Sarkkola Catharina, Lommi Sohvi, Elomaa Kris, Kajantie Eero, Männistö Satu, Viljakainen Heli
Folkhälsan Research Center, Helsinki, Finland.
Department of Public Health, Faculty of Medicine, University of Helsinki, Helsinki, Finland.
Sci Rep. 2025 Feb 22;15(1):6495. doi: 10.1038/s41598-025-90786-7.
Overeating is a complex appetite trait, cross-sectionally linked to an elevated weight in children.
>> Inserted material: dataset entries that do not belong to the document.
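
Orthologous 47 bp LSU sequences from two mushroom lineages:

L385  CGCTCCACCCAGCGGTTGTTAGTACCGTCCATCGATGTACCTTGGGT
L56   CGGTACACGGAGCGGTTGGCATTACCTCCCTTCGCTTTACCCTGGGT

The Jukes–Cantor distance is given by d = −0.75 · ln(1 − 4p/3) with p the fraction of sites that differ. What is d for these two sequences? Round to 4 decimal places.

The sequences differ at positions 3 (C/G), 5 (C/A), 9 (C/G), 10 (C/G), 19 (T/G), 20 (T/C), 22 (G/T), 27 (G/T), 28 (T/C), 31 (A/T), 35 (A/C), 37 (G/T), 42 (T/C).
p = 13/47 = 0.276596.
d = −0.75 · ln(1 − (4/3)·0.276596) = −0.75 · ln(0.631205) = −0.75 · (-0.460125) = 0.3451.

0.3451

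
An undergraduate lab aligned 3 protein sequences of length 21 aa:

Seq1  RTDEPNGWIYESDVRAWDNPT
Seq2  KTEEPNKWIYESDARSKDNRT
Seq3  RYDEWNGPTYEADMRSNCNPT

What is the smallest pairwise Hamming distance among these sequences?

7

Pairwise Hamming distances:
  Seq1 vs Seq2: 7
  Seq1 vs Seq3: 9
  Seq2 vs Seq3: 12
The smallest is 7, between Seq1 and Seq2.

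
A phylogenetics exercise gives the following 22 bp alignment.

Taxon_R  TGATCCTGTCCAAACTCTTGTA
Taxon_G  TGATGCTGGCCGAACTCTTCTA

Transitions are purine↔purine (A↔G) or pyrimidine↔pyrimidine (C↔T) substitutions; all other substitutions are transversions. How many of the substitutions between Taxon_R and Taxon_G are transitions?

1

Differing sites — 5:C/G (Tv); 9:T/G (Tv); 12:A/G (Ti); 20:G/C (Tv).
Of the 4 differences, 1 transition and 3 transversions, so the answer is 1.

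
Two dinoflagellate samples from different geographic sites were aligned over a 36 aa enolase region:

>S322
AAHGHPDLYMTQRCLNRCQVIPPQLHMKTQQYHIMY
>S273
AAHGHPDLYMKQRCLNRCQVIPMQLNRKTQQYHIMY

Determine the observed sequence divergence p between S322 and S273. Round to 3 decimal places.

0.111

Mismatches occur at site 11 (T/K), site 23 (P/M), site 26 (H/N), site 27 (M/R).
There are 4 differences over 36 sites, so p = 4/36 = 0.111.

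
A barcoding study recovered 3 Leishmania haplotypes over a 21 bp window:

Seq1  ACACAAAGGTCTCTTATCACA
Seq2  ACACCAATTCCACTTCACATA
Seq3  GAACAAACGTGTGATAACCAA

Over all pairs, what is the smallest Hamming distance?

8

Pairwise Hamming distances:
  Seq1 vs Seq2: 8
  Seq1 vs Seq3: 9
  Seq2 vs Seq3: 13
The smallest is 8, between Seq1 and Seq2.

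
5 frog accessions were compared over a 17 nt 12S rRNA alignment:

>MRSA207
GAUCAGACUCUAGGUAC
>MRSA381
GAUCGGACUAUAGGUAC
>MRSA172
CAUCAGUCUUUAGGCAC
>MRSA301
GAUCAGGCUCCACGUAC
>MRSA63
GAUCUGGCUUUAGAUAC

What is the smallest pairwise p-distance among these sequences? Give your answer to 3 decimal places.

0.118

Pairwise Hamming distances:
  MRSA207 vs MRSA381: 2
  MRSA207 vs MRSA172: 4
  MRSA207 vs MRSA301: 3
  MRSA207 vs MRSA63: 4
  MRSA381 vs MRSA172: 5
  MRSA381 vs MRSA301: 5
  MRSA381 vs MRSA63: 4
  MRSA172 vs MRSA301: 6
  MRSA172 vs MRSA63: 5
  MRSA301 vs MRSA63: 5
The smallest is 2 mismatches, between MRSA207 and MRSA381; p = 2/17 = 0.118.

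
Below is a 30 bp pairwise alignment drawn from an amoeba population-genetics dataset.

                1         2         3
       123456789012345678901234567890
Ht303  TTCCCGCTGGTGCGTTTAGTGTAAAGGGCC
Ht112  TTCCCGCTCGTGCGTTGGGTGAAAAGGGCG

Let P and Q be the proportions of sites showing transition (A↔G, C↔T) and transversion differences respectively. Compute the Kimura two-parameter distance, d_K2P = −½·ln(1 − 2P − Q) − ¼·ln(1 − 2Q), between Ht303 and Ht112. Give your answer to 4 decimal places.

Mismatches occur at site 9 (G↔C, transversion), site 17 (T↔G, transversion), site 18 (A↔G, transition), site 22 (T↔A, transversion), site 30 (C↔G, transversion).
Of the 5 differences, 1 transition and 4 transversions over 30 sites: P = 1/30 = 0.033333, Q = 4/30 = 0.133333.
d = −0.5·ln(0.800001) − 0.25·ln(0.733334) = −0.5·(-0.223142) − 0.25·(-0.310154) = 0.1891.

0.1891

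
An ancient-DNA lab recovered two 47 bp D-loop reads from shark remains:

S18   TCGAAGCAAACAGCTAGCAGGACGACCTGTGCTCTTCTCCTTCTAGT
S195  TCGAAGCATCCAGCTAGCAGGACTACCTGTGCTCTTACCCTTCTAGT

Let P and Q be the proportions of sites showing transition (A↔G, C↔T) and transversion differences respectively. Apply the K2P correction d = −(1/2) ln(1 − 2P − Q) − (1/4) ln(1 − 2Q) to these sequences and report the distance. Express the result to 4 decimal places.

0.1149

Differing sites — 9:A/T (Tv); 10:A/C (Tv); 24:G/T (Tv); 37:C/A (Tv); 38:T/C (Ti).
Of the 5 differences, 1 transition and 4 transversions over 47 sites: P = 1/47 = 0.021277, Q = 4/47 = 0.085106.
d = −0.5·ln(0.872340) − 0.25·ln(0.829788) = −0.5·(-0.136576) − 0.25·(-0.186585) = 0.1149.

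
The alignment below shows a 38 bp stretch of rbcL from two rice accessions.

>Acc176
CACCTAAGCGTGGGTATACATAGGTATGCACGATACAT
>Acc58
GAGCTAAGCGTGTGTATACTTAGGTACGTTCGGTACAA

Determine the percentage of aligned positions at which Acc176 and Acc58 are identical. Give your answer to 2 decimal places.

76.32%

Differing sites — 1:C/G; 3:C/G; 13:G/T; 20:A/T; 27:T/C; 29:C/T; 30:A/T; 33:A/G; 38:T/A.
29 of the 38 sites match, so the percent identity is 29/38 × 100 = 76.32%.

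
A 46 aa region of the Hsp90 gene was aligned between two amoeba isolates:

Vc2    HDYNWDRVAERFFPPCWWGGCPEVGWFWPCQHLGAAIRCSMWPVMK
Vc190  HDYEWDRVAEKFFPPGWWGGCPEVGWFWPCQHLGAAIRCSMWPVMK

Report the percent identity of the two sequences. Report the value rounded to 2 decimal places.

93.48%

The sequences differ at positions 4 (N/E), 11 (R/K), 16 (C/G).
43 of the 46 sites match, so the percent identity is 43/46 × 100 = 93.48%.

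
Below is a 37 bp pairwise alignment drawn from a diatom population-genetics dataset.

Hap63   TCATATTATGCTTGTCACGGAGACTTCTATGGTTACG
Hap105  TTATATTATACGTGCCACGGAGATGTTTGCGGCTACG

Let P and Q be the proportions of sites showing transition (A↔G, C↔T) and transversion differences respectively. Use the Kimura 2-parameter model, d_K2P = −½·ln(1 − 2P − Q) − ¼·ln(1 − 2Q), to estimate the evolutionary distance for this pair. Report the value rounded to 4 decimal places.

Differing sites — 2:C/T (Ti); 10:G/A (Ti); 12:T/G (Tv); 15:T/C (Ti); 24:C/T (Ti); 25:T/G (Tv); 27:C/T (Ti); 29:A/G (Ti); 30:T/C (Ti); 33:T/C (Ti).
Of the 10 differences, 8 transitions and 2 transversions over 37 sites: P = 8/37 = 0.216216, Q = 2/37 = 0.054054.
d = −0.5·ln(0.513514) − 0.25·ln(0.891892) = −0.5·(-0.666478) − 0.25·(-0.114410) = 0.3618.

0.3618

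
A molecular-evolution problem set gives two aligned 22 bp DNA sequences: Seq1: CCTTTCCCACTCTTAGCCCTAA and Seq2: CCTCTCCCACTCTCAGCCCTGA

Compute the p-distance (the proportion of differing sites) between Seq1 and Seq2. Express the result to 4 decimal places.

Mismatches occur at site 4 (T↔C), site 14 (T↔C), site 21 (A↔G).
There are 3 differences over 22 sites, so p = 3/22 = 0.1364.

0.1364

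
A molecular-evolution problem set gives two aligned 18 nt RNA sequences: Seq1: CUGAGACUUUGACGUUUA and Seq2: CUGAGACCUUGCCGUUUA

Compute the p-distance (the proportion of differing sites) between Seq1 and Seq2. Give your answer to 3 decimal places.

0.111

Mismatches occur at site 8 (U↔C), site 12 (A↔C).
There are 2 differences over 18 sites, so p = 2/18 = 0.111.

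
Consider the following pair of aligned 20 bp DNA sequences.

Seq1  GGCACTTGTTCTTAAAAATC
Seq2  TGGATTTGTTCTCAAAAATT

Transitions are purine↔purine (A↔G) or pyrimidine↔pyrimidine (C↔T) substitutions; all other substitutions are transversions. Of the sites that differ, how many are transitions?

Mismatches occur at site 1 (G→T, transversion), site 3 (C→G, transversion), site 5 (C→T, transition), site 13 (T→C, transition), site 20 (C→T, transition).
Of the 5 differences, 3 transitions and 2 transversions, so the answer is 3.

3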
However, little is known about longitudinal associations. Therefore, we studied how a tendency towards overeating predicts weight development between 8 and 16 years of age. In this study among 4517 children from the Finnish Health in Teens cohort, parents reported their child's tendency to overeat when children were on average 11.2 (SD 0.8) years old. Children were then categorised as overeating, possibly overeating, or not overeating. Height and weight measurements from two data collection periods were combined with growth data from a national health register, and age- and sex-standardised body mass index z-scores (BMIz) were calculated using the International Obesity Task Force reference. Children also reported their lifestyle factors, including food consumption, physical activity, screen time, and sleep patterns. We examined the association between overeating and BMIz using a linear mixed model, adjusting for age, sex, specific food consumption frequencies, physical activity, screen time, and sleep duration. We further analysed whether associations differed by age, food consumption frequencies, or physical activity. The average BMIz in the overeating group was 1.18 (95% CI 1.10─1.26) units higher compared with those without overeating, but remained stable as age increased. Among those without overeating, BMIz increased 0.043 units per year of age (p < 0.001). Physical activity, but not food consumption, modified the association between overeating and BMIz (p for interaction = 0.038). In the lowest third of physical activity (≤ 5 h/week), BMIz was 1.28 units higher (95% CI 1.15─1.41) in the overeating compared with the no overeating group, while in the highest third (≥ 9 h/week) the effect size was 1.08 (95% CI 0.93─1.24). In conclusion, children with a parent-reported tendency to overeat exhibited an elevated, but stable mean BMIz across adolescence. Public health programmes tackling the obesity epidemic should consider the differences in appetite self-regulation among children.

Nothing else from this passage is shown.